Te enteras de que Lusia y Alfred de seis años, y ese y el otro y aquel…
están solos aquí dentro. Les dejaron aquí sus papás por miedo y para
protegerlos. Es difícil ver todo esto, porque sus risas, gamberradas y energía
positiva te abducen a la inocencia de su alma infantil, ajena al panorama que
les espera. Un futuro sin futuro. Un bombardeo sin piedad a todos los
Derechos del Niño.
Los once hemos apretado dientes y puños de frustración, soltado lágrimas de
rabia y sentido el desaliento en varias ocasiones.

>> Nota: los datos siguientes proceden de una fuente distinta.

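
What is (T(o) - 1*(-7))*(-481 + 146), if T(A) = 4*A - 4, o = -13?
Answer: 16415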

Pero… ¡eh! no tenemos
tiempo, hay mucho que hacer. No hay tiempo para la compasión, hay que actuar
con rapidez y diligencia, porque las cosas sí pueden cambiar.
Manos a la obra con el taller de higiene: favor de limpiarse esas heridas
con estos betadines que os dejamos aquí. Ven aquí, enano, que te voy a poner
protección 50 hasta en las orejas. Tú, si no te pones el sombrero que te hemos
dado, no juegas a la comba. Hoy solo baila la macarena el que lleve las
gafas de sol. Señora, le vamos a enseñar a sumar para que pueda vender las
verduras del huerto y que no le den burro por cebra. Damas, vamos a
arreglar esas máquinas de coser para que podáis confeccionar más uniformes
escolares y venderlos en el pueblo de Kasulu.
Vivan los voluntarios, Pandora, Cruz Roja y la madre que
los parió. Las cosas sí pueden cambiar. Es tan
gratificante ir viendo resultados… Ver que Maggie se pone las gafas, Josephine
la protección y que Bibiana lleva las heridas mejor con las curas, no tiene
precio.
Ya en España, echo de menos sus mocos y sus gritos
en Suajili que me perforaban los oídos. Pero ahora toca trabajar aquí para que
sigan teniendo cremas, gafas y gorras. Porque hay que evitar que Yonge tenga
cáncer y conseguir que Zawia, que es más lista que el hambre, llegue a estudiar
secundaria. Conseguirles agua potable para que no tengan el estómago lleno
de tierra y luego de gusanos… hacer un pozo quizá.